To the uninitiated, LSJIMP may seem at best a perplexing idea; at worst, an egregious display of circular reasoning. Signal/noise separation and imaging have traditionally occupied mutually exclusive domains. Usually multiple suppression is performed as a prerequisite to imaging. While some recent approaches do the multiple suppression after imaging Sava and Guitton (2003), the two steps are still largely independent.
With LSJIMP, the multiple separation and imaging steps are innately intertwined. Figure motivates the fundamental difference between LSJIMP and conventional multiple suppression and imaging. The ``NMO for primaries'' panel is the usual domain of multiple suppression/imaging algorithms. There, the signal is the primary reflections and the noise is the multiples. LSJIMP expands the dimensionality of the problem. In the other two panels, the signal is not the primaries, but instead the flattened multiples. The key observation is that the signal in each panel is consistent with the signal in the other panels.

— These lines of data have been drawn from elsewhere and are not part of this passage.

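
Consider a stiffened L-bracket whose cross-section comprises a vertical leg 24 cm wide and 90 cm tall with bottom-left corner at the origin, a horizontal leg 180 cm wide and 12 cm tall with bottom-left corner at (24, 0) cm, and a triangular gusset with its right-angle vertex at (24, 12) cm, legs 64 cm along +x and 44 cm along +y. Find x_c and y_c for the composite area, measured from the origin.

vertical leg: A = 24 × 90 = 2160.00, centroid at (12.00, 45.00).
horizontal leg: A = 180 × 12 = 2160.00, centroid at (114.00, 6.00).
gusset: A = ½·64·44 = 1408.00, centroid at (45.33, 26.67).
ΣA = 5728.00 cm², ΣAx_c = 335989.33 cm³, ΣAy_c = 147706.67 cm³.
x_c = 335989.33/5728.00 = 58.66 cm; y_c = 147706.67/5728.00 = 25.79 cm.

x_c = 58.66 cm, y_c = 25.79 cm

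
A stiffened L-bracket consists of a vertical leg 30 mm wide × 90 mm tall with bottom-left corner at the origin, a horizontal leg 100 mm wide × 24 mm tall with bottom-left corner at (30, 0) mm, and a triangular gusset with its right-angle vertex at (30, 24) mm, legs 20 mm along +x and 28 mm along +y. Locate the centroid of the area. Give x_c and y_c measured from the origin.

x_c = 45.12 mm, y_c = 29.67 mm

Part | A | x̄ᵢ | ȳᵢ | A·x̄ᵢ | A·ȳᵢ
vertical leg | 2700.00 | 15.00 | 45.00 | 40500.00 | 121500.00
horizontal leg | 2400.00 | 80.00 | 12.00 | 192000.00 | 28800.00
gusset | 280.00 | 36.67 | 33.33 | 10266.67 | 9333.33
Σ | 5380.00 |  |  | 242766.67 | 159633.33
x_c = 242766.67 / 5380.00 = 45.12 mm
y_c = 159633.33 / 5380.00 = 29.67 mm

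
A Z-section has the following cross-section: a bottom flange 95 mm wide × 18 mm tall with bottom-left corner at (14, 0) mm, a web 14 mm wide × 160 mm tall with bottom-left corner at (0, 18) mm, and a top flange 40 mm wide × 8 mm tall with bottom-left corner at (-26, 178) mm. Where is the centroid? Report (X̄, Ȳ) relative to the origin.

X̄ = 27.85 mm, Ȳ = 68.65 mm

bottom flange: A = 95 × 18 = 1710.00, centroid at (61.50, 9.00).
web: A = 14 × 160 = 2240.00, centroid at (7.00, 98.00).
top flange: A = 40 × 8 = 320.00, centroid at (-6.00, 182.00).
ΣA = 4270.00 mm², ΣAX̄ = 118925.00 mm³, ΣAȲ = 293150.00 mm³.
X̄ = 118925.00/4270.00 = 27.85 mm; Ȳ = 293150.00/4270.00 = 68.65 mm.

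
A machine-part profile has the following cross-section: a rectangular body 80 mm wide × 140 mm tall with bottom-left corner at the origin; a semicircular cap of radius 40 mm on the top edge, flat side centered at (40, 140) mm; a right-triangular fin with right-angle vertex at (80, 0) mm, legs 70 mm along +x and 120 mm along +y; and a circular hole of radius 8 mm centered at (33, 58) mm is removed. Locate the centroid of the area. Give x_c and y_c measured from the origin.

x_c = 55.10 mm, y_c = 75.36 mm

Part | A | x̄ᵢ | ȳᵢ | A·x̄ᵢ | A·ȳᵢ
rectangular body | 11200.00 | 40.00 | 70.00 | 448000.00 | 784000.00
semicircular top | 2513.27 | 40.00 | 156.98 | 100530.96 | 394525.04
triangular fin | 4200.00 | 103.33 | 40.00 | 434000.00 | 168000.00
hole | -201.06 | 33.00 | 58.00 | -6635.04 | -11661.59
Σ | 17712.21 |  |  | 975895.92 | 1334863.45
x_c = 975895.92 / 17712.21 = 55.10 mm
y_c = 1334863.45 / 17712.21 = 75.36 mm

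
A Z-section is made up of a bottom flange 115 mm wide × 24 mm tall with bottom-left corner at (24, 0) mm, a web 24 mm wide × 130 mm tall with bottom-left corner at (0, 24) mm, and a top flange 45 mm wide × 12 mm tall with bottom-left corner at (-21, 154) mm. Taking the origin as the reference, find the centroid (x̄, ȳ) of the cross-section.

Part | A | x̄ᵢ | ȳᵢ | A·x̄ᵢ | A·ȳᵢ
bottom flange | 2760.00 | 81.50 | 12.00 | 224940.00 | 33120.00
web | 3120.00 | 12.00 | 89.00 | 37440.00 | 277680.00
top flange | 540.00 | 1.50 | 160.00 | 810.00 | 86400.00
Σ | 6420.00 |  |  | 263190.00 | 397200.00
x̄ = 263190.00 / 6420.00 = 41.00 mm
ȳ = 397200.00 / 6420.00 = 61.87 mm

x̄ = 41.00 mm, ȳ = 61.87 mm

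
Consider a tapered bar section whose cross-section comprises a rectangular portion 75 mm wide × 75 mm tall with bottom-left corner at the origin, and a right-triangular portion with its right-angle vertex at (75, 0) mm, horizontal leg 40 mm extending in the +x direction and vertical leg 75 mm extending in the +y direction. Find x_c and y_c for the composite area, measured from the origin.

rectangular portion: A = 75 × 75 = 5625.00, centroid at (37.50, 37.50).
triangular portion: A = ½·40·75 = 1500.00, centroid at (88.33, 25.00).
ΣA = 7125.00 mm²
ΣAx_c = (5625.00)(37.50) + (1500.00)(88.33) = 343437.50 mm³
ΣAy_c = (5625.00)(37.50) + (1500.00)(25.00) = 248437.50 mm³
x_c = 343437.50 / 7125.00 = 48.20 mm
y_c = 248437.50 / 7125.00 = 34.87 mm

x_c = 48.20 mm, y_c = 34.87 mm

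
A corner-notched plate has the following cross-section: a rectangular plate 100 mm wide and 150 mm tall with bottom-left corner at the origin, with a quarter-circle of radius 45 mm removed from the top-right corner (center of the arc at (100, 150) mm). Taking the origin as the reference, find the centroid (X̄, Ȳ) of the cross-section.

plate: A = 100 × 150 = 15000.00, centroid at (50.00, 75.00).
removed quarter-circle: A = −¼π·45² = -1590.43, centroid at (80.90, 130.90).
ΣA = 13409.57 mm²
ΣAX̄ = (15000.00)(50.00) + (-1590.43)(80.90) = 621331.87 mm³
ΣAȲ = (15000.00)(75.00) + (-1590.43)(130.90) = 916810.31 mm³
X̄ = 621331.87 / 13409.57 = 46.33 mm
Ȳ = 916810.31 / 13409.57 = 68.37 mm

X̄ = 46.33 mm, Ȳ = 68.37 mm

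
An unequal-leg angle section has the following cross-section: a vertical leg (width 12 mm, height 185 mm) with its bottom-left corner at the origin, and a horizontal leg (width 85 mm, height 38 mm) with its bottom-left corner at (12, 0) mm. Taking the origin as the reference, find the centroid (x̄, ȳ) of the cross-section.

x̄ = 34.74 mm, ȳ = 48.94 mm

vertical leg: A = 12 × 185 = 2220.00, centroid at (6.00, 92.50).
horizontal leg: A = 85 × 38 = 3230.00, centroid at (54.50, 19.00).
ΣA = 5450.00 mm², ΣAx̄ = 189355.00 mm³, ΣAȳ = 266720.00 mm³.
x̄ = 189355.00/5450.00 = 34.74 mm; ȳ = 266720.00/5450.00 = 48.94 mm.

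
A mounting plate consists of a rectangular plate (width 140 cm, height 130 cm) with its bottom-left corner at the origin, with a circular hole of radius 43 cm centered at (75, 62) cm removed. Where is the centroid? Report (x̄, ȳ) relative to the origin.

x̄ = 67.66 cm, ȳ = 66.41 cm

Part | A | x̄ᵢ | ȳᵢ | A·x̄ᵢ | A·ȳᵢ
plate | 18200.00 | 70.00 | 65.00 | 1274000.00 | 1183000.00
hole | -5808.80 | 75.00 | 62.00 | -435660.36 | -360145.90
Σ | 12391.20 |  |  | 838339.64 | 822854.10
x̄ = 838339.64 / 12391.20 = 67.66 cm
ȳ = 822854.10 / 12391.20 = 66.41 cm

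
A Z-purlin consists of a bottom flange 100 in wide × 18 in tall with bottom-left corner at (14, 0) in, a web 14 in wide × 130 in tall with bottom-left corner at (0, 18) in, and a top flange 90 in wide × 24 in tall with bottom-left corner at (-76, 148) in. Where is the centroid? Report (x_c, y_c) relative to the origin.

x_c = 10.55 in, y_c = 88.73 in

Part | A | x̄ᵢ | ȳᵢ | A·x̄ᵢ | A·ȳᵢ
bottom flange | 1800.00 | 64.00 | 9.00 | 115200.00 | 16200.00
web | 1820.00 | 7.00 | 83.00 | 12740.00 | 151060.00
top flange | 2160.00 | -31.00 | 160.00 | -66960.00 | 345600.00
Σ | 5780.00 |  |  | 60980.00 | 512860.00
x_c = 60980.00 / 5780.00 = 10.55 in
y_c = 512860.00 / 5780.00 = 88.73 in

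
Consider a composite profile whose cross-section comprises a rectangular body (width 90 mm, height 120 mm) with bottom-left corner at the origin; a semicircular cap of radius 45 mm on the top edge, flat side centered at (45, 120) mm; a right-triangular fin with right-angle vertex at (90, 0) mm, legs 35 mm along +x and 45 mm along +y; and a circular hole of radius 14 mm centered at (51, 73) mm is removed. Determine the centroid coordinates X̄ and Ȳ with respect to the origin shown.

rectangular body: A = 90 × 120 = 10800.00, centroid at (45.00, 60.00).
semicircular top: A = ½π·45² = 3180.86, centroid at (45.00, 139.10).
triangular fin: A = ½·35·45 = 787.50, centroid at (101.67, 15.00).
hole: A = −π·14² = -615.75, centroid at (51.00, 73.00).
ΣA = 14152.61 mm², ΣAX̄ = 677797.96 mm³, ΣAȲ = 1057316.10 mm³.
X̄ = 677797.96/14152.61 = 47.89 mm; Ȳ = 1057316.10/14152.61 = 74.71 mm.

X̄ = 47.89 mm, Ȳ = 74.71 mm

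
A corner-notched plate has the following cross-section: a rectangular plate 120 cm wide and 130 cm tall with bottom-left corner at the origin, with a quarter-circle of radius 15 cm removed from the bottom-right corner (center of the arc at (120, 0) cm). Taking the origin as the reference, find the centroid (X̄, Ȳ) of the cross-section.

X̄ = 59.39 cm, Ȳ = 65.67 cm

Part | A | x̄ᵢ | ȳᵢ | A·x̄ᵢ | A·ȳᵢ
plate | 15600.00 | 60.00 | 65.00 | 936000.00 | 1014000.00
removed quarter-circle | -176.71 | 113.63 | 6.37 | -20080.75 | -1125.00
Σ | 15423.29 |  |  | 915919.25 | 1012875.00
X̄ = 915919.25 / 15423.29 = 59.39 cm
Ȳ = 1012875.00 / 15423.29 = 65.67 cm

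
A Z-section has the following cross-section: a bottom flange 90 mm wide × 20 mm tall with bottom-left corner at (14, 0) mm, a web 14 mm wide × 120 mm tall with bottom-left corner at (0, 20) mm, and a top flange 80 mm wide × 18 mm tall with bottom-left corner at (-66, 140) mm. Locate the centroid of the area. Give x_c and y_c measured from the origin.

x_c = 16.37 mm, y_c = 74.59 mm

Part | A | x̄ᵢ | ȳᵢ | A·x̄ᵢ | A·ȳᵢ
bottom flange | 1800.00 | 59.00 | 10.00 | 106200.00 | 18000.00
web | 1680.00 | 7.00 | 80.00 | 11760.00 | 134400.00
top flange | 1440.00 | -26.00 | 149.00 | -37440.00 | 214560.00
Σ | 4920.00 |  |  | 80520.00 | 366960.00
x_c = 80520.00 / 4920.00 = 16.37 mm
y_c = 366960.00 / 4920.00 = 74.59 mm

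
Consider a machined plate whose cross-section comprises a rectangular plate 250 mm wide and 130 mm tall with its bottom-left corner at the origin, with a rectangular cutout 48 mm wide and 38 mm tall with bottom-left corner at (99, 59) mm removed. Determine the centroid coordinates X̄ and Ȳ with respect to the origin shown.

X̄ = 125.12 mm, Ȳ = 64.23 mm

Part | A | x̄ᵢ | ȳᵢ | A·x̄ᵢ | A·ȳᵢ
plate | 32500.00 | 125.00 | 65.00 | 4062500.00 | 2112500.00
hole | -1824.00 | 123.00 | 78.00 | -224352.00 | -142272.00
Σ | 30676.00 |  |  | 3838148.00 | 1970228.00
X̄ = 3838148.00 / 30676.00 = 125.12 mm
Ȳ = 1970228.00 / 30676.00 = 64.23 mm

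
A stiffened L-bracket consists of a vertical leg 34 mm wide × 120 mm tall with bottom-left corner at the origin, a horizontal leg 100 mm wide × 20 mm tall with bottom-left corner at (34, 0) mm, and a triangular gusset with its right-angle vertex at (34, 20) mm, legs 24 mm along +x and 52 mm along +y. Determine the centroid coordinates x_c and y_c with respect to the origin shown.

x_c = 39.32 mm, y_c = 42.97 mm

Part | A | x̄ᵢ | ȳᵢ | A·x̄ᵢ | A·ȳᵢ
vertical leg | 4080.00 | 17.00 | 60.00 | 69360.00 | 244800.00
horizontal leg | 2000.00 | 84.00 | 10.00 | 168000.00 | 20000.00
gusset | 624.00 | 42.00 | 37.33 | 26208.00 | 23296.00
Σ | 6704.00 |  |  | 263568.00 | 288096.00
x_c = 263568.00 / 6704.00 = 39.32 mm
y_c = 288096.00 / 6704.00 = 42.97 mm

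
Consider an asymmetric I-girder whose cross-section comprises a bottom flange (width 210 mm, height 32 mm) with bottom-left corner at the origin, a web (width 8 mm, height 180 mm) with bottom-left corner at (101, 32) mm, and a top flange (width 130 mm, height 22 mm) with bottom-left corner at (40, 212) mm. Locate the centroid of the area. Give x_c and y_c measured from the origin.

bottom flange: A = 210 × 32 = 6720.00, centroid at (105.00, 16.00).
web: A = 8 × 180 = 1440.00, centroid at (105.00, 122.00).
top flange: A = 130 × 22 = 2860.00, centroid at (105.00, 223.00).
ΣA = 11020.00 mm², ΣAx_c = 1157100.00 mm³, ΣAy_c = 920980.00 mm³.
x_c = 1157100.00/11020.00 = 105.00 mm; y_c = 920980.00/11020.00 = 83.57 mm.

x_c = 105.00 mm, y_c = 83.57 mm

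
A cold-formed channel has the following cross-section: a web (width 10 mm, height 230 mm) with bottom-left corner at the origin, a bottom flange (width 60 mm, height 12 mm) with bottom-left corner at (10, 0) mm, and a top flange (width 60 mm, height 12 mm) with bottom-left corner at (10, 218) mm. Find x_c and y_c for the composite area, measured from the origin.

x_c = 18.48 mm, y_c = 115.00 mm

Part | A | x̄ᵢ | ȳᵢ | A·x̄ᵢ | A·ȳᵢ
web | 2300.00 | 5.00 | 115.00 | 11500.00 | 264500.00
bottom flange | 720.00 | 40.00 | 6.00 | 28800.00 | 4320.00
top flange | 720.00 | 40.00 | 224.00 | 28800.00 | 161280.00
Σ | 3740.00 |  |  | 69100.00 | 430100.00
x_c = 69100.00 / 3740.00 = 18.48 mm
y_c = 430100.00 / 3740.00 = 115.00 mm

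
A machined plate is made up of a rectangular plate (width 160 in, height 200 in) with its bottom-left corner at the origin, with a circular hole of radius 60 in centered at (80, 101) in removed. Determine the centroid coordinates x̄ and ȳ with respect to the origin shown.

plate: A = 160 × 200 = 32000.00, centroid at (80.00, 100.00).
hole: A = −π·60² = -11309.73, centroid at (80.00, 101.00).
ΣA = 20690.27 in²
ΣAx̄ = (32000.00)(80.00) + (-11309.73)(80.00) = 1655221.32 in³
ΣAȳ = (32000.00)(100.00) + (-11309.73)(101.00) = 2057716.91 in³
x̄ = 1655221.32 / 20690.27 = 80.00 in
ȳ = 2057716.91 / 20690.27 = 99.45 in

x̄ = 80.00 in, ȳ = 99.45 in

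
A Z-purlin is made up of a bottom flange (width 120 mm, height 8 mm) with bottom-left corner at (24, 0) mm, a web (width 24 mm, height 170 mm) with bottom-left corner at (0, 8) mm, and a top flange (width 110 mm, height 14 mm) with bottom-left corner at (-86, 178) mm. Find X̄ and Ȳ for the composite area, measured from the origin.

X̄ = 12.44 mm, Ȳ = 101.55 mm

Part | A | x̄ᵢ | ȳᵢ | A·x̄ᵢ | A·ȳᵢ
bottom flange | 960.00 | 84.00 | 4.00 | 80640.00 | 3840.00
web | 4080.00 | 12.00 | 93.00 | 48960.00 | 379440.00
top flange | 1540.00 | -31.00 | 185.00 | -47740.00 | 284900.00
Σ | 6580.00 |  |  | 81860.00 | 668180.00
X̄ = 81860.00 / 6580.00 = 12.44 mm
Ȳ = 668180.00 / 6580.00 = 101.55 mm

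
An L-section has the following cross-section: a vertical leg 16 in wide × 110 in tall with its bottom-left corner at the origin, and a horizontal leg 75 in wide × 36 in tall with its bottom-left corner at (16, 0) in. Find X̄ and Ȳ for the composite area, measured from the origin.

Part | A | x̄ᵢ | ȳᵢ | A·x̄ᵢ | A·ȳᵢ
vertical leg | 1760.00 | 8.00 | 55.00 | 14080.00 | 96800.00
horizontal leg | 2700.00 | 53.50 | 18.00 | 144450.00 | 48600.00
Σ | 4460.00 |  |  | 158530.00 | 145400.00
X̄ = 158530.00 / 4460.00 = 35.54 in
Ȳ = 145400.00 / 4460.00 = 32.60 in

X̄ = 35.54 in, Ȳ = 32.60 in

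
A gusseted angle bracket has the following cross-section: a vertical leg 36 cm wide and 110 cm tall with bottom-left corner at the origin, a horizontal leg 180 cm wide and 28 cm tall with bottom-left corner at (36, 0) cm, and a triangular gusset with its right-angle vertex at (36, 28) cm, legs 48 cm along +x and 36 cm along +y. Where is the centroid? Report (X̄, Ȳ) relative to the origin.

X̄ = 76.16 cm, Ȳ = 32.74 cm

vertical leg: A = 36 × 110 = 3960.00, centroid at (18.00, 55.00).
horizontal leg: A = 180 × 28 = 5040.00, centroid at (126.00, 14.00).
gusset: A = ½·48·36 = 864.00, centroid at (52.00, 40.00).
ΣA = 9864.00 cm²
ΣAX̄ = (3960.00)(18.00) + (5040.00)(126.00) + (864.00)(52.00) = 751248.00 cm³
ΣAȲ = (3960.00)(55.00) + (5040.00)(14.00) + (864.00)(40.00) = 322920.00 cm³
X̄ = 751248.00 / 9864.00 = 76.16 cm
Ȳ = 322920.00 / 9864.00 = 32.74 cm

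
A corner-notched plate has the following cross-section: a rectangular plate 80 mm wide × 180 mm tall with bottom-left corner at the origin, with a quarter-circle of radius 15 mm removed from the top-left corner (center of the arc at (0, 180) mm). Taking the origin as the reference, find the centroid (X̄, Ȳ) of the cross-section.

X̄ = 40.42 mm, Ȳ = 88.96 mm

Part | A | x̄ᵢ | ȳᵢ | A·x̄ᵢ | A·ȳᵢ
plate | 14400.00 | 40.00 | 90.00 | 576000.00 | 1296000.00
removed quarter-circle | -176.71 | 6.37 | 173.63 | -1125.00 | -30683.63
Σ | 14223.29 |  |  | 574875.00 | 1265316.37
X̄ = 574875.00 / 14223.29 = 40.42 mm
Ȳ = 1265316.37 / 14223.29 = 88.96 mm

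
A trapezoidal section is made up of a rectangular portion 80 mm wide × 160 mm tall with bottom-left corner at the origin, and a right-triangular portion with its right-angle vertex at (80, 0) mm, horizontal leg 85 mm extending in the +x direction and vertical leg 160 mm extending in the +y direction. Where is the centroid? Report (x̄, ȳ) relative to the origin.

x̄ = 63.71 mm, ȳ = 70.75 mm

rectangular portion: A = 80 × 160 = 12800.00, centroid at (40.00, 80.00).
triangular portion: A = ½·85·160 = 6800.00, centroid at (108.33, 53.33).
ΣA = 19600.00 mm², ΣAx̄ = 1248666.67 mm³, ΣAȳ = 1386666.67 mm³.
x̄ = 1248666.67/19600.00 = 63.71 mm; ȳ = 1386666.67/19600.00 = 70.75 mm.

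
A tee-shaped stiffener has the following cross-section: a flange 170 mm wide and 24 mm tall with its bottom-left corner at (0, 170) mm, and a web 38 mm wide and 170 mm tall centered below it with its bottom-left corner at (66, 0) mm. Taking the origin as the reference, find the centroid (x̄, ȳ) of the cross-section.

x̄ = 85.00 mm, ȳ = 122.55 mm

web: A = 38 × 170 = 6460.00, centroid at (85.00, 85.00).
flange: A = 170 × 24 = 4080.00, centroid at (85.00, 182.00).
ΣA = 10540.00 mm², ΣAx̄ = 895900.00 mm³, ΣAȳ = 1291660.00 mm³.
x̄ = 895900.00/10540.00 = 85.00 mm; ȳ = 1291660.00/10540.00 = 122.55 mm.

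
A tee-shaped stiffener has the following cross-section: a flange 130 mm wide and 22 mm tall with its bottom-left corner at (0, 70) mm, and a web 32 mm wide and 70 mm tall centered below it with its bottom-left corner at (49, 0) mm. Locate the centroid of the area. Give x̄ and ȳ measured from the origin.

x̄ = 65.00 mm, ȳ = 60.80 mm

Part | A | x̄ᵢ | ȳᵢ | A·x̄ᵢ | A·ȳᵢ
web | 2240.00 | 65.00 | 35.00 | 145600.00 | 78400.00
flange | 2860.00 | 65.00 | 81.00 | 185900.00 | 231660.00
Σ | 5100.00 |  |  | 331500.00 | 310060.00
x̄ = 331500.00 / 5100.00 = 65.00 mm
ȳ = 310060.00 / 5100.00 = 60.80 mm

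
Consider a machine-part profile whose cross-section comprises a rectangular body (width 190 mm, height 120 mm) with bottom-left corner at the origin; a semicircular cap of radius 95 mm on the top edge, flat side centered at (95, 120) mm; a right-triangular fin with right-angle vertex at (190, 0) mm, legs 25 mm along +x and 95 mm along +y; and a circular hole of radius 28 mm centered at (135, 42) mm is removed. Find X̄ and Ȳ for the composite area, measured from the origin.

X̄ = 95.68 mm, Ȳ = 100.14 mm

rectangular body: A = 190 × 120 = 22800.00, centroid at (95.00, 60.00).
semicircular top: A = ½π·95² = 14176.44, centroid at (95.00, 160.32).
triangular fin: A = ½·25·95 = 1187.50, centroid at (198.33, 31.67).
hole: A = −π·28² = -2463.01, centroid at (135.00, 42.00).
ΣA = 35700.93 mm², ΣAX̄ = 3415776.17 mm³, ΣAȲ = 3574913.56 mm³.
X̄ = 3415776.17/35700.93 = 95.68 mm; Ȳ = 3574913.56/35700.93 = 100.14 mm.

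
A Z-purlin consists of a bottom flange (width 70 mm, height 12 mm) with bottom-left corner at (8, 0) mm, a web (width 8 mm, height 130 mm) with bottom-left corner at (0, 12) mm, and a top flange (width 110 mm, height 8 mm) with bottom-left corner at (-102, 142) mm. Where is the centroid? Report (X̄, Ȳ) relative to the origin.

X̄ = -0.39 mm, Ȳ = 77.39 mm

Part | A | x̄ᵢ | ȳᵢ | A·x̄ᵢ | A·ȳᵢ
bottom flange | 840.00 | 43.00 | 6.00 | 36120.00 | 5040.00
web | 1040.00 | 4.00 | 77.00 | 4160.00 | 80080.00
top flange | 880.00 | -47.00 | 146.00 | -41360.00 | 128480.00
Σ | 2760.00 |  |  | -1080.00 | 213600.00
X̄ = -1080.00 / 2760.00 = -0.39 mm
Ȳ = 213600.00 / 2760.00 = 77.39 mm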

Nearly every existing multiple suppression technique exploits differences between multiples and primaries in the left panel only. LSJIMP does that, but the novelty of the method is that it also exploits similarities between signal across panels to improve the separation. ``Noise'' is sometimes ``signal'', and vice versa, depending on which image one views. Why not use all the information at our disposal?
Figure 1 Solid lines in each panel are ``signal''; dashed lines are ``noise''. Left: A CMP gather after NMO. The seabed (WB) produces pegleg multiples WBM and RPL. Reflector R also produces pegleg RM. Center: After NMO for seabed peglegs, WBM and RPL are aligned with WB and R. Right: After NMO for R's peglegs, RM is aligned with R and RPL.